Film CHUD Pred Weekend Per Total
1 The Lion King $18m (-11.3) $29,300,000 $12,575 $29,300,000
2 Contagion
$11m (-3.5) $14,480,000 (-35%) $4,494 $44,192,091
3 Drive
$12m (+1) $11,018,464 $3,818 $11,018,464
4 The Help
$6.5m (+.1) $6,438,000 (-28%) $2,136 $147,364,754
5 Straw Dogs
$6m (+1) $5,000,000 $2,076 $5,000,000
6 I Don’t Know How She Does It
$6.4m (+1.9) $4,502,000 $1,818 $4,502,000
7 The Debt
$2,945,897 (-38%) $1,609 $26,567,697
8 Warrior $2,770,000 (-47%) $1,471 $9,912,300
9 Rise of the Planet of the Apes
$2,625,000 (-32%) $1,122 $171,618,406
10 Colombiana
$2,300,000 (-42%) $1,190 $33,347,232

Avg. CHUD Prediction Difference: +/- $3.13m

Nostalgia is king, a hit’s a hit, and you can milk a classic… all lessons the studios will take away from this weekend. Also, keep on trying to tell them 3D is dead– they love it.

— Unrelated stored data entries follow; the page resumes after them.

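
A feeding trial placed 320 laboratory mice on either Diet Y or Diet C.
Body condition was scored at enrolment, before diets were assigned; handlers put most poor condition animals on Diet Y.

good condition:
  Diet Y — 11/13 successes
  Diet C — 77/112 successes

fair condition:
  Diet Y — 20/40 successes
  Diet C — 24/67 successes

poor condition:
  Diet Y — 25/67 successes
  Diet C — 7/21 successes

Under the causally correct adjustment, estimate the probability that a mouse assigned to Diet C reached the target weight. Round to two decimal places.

Starting body condition is set before the diet has any effect — it is not caused by the diet — and it independently drives the outcome. That makes it a confounder, so the causal comparison is within starting body condition levels.
Standardising Diet C to the population starting body condition mix: 0.391·77/112 + 0.334·24/67 + 0.275·7/21 = 0.480.

0.48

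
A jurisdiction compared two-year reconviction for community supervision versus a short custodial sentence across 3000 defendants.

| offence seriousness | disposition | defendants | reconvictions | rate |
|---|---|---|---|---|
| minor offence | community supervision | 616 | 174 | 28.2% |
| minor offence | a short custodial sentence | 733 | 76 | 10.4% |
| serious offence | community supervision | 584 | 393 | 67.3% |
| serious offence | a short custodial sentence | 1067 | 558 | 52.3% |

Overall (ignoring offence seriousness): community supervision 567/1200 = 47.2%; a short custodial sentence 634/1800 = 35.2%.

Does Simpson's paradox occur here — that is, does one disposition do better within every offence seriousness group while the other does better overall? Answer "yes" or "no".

Within each offence seriousness level (minor offence 28.2% vs 10.4%; serious offence 67.3% vs 52.3%), a short custodial sentence has the lower rate every time. Pooled: 47.2% vs 35.2% — a short custodial sentence has the lower rate overall. They agree.

no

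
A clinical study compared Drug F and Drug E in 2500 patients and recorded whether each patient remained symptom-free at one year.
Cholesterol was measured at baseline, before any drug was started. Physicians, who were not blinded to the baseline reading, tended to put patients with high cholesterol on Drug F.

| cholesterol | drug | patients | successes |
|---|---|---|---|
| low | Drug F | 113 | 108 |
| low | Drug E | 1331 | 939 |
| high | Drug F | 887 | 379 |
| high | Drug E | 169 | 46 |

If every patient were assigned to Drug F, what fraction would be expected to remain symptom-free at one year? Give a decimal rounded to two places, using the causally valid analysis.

0.73

The cholesterol-specific comparison favours Drug F throughout, but the pooled figures favour Drug E. The question is whether to condition on cholesterol.
The imbalance in cholesterol arose from how patients were allocated, not from anything the drug did; and cholesterol independently affects the outcome. The pooled gap is confounded — condition on cholesterol.
Standardising Drug F to the population cholesterol mix: 0.578·108/113 + 0.422·379/887 = 0.733.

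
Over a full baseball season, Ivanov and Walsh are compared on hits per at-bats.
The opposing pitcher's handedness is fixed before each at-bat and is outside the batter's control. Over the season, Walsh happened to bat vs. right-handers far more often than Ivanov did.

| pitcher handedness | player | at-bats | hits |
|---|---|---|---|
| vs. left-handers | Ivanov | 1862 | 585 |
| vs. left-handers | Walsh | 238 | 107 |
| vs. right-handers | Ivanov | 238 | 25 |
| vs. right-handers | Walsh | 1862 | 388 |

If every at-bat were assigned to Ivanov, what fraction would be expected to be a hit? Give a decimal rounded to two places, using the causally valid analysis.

Pitcher handedness differs across players for reasons unrelated to any effect of the player itself, and it separately predicts the outcome — a classic confounder. We must compare within pitcher handedness levels.
Standardising Ivanov to the population pitcher handedness mix: 0.500·585/1862 + 0.500·25/238 = 0.210.

0.21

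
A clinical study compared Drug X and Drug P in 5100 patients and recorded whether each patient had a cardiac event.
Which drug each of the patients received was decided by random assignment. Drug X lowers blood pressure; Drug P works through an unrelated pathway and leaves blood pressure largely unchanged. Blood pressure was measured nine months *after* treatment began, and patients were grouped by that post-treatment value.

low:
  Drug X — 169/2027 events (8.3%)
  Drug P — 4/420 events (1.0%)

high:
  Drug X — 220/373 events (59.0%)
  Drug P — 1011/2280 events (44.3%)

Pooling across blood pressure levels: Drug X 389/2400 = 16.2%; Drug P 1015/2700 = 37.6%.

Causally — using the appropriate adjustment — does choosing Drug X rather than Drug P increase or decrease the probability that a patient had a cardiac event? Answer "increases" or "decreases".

decreases

Blood pressure is recorded after the drug and is itself shifted by it — it sits on the causal path from drug to outcome. Conditioning on a mediator would strip out part of the effect we want; the pooled comparison gives the total causal effect.
Pooled: Drug X 16.2% vs Drug P 37.6%; Drug X is lower overall.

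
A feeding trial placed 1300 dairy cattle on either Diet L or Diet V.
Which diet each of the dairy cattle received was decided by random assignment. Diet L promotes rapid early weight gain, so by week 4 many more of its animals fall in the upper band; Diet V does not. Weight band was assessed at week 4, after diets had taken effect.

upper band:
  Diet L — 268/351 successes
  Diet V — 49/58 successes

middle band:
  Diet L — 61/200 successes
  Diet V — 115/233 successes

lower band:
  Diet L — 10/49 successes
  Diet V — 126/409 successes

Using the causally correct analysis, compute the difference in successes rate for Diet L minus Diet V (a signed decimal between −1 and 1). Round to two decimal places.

The week-4 weight band-specific comparison favours Diet V throughout, but the pooled figures favour Diet L. The question is whether to condition on week-4 weight band.
Week-4 weight band is recorded after the diet and is itself shifted by it — it sits on the causal path from diet to outcome. Conditioning on a mediator would strip out part of the effect we want; the pooled comparison gives the total causal effect.
The causal difference is the pooled difference: 0.565 − 0.414 = +0.151.

+0.15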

On Friday I predicted (along with everyone else with a brain) that Lion King would take the top spot, but few guessed that it would open to nearly $30m. Obviously this is nothing to the blockbuster openings of Pixar/Disney/Dreamworks animations these days, but for a nearly 20 year old cartoon that’s just making a two week run at some 3D cash… that’s extremely impressive. A lot of eyes welling with nostalgia in theaters this weekend, as even the prediction article sparked people to remember the first movie they saw in theaters (once I updated it to say that Lion King was in fact the first movie I was taken to as a child).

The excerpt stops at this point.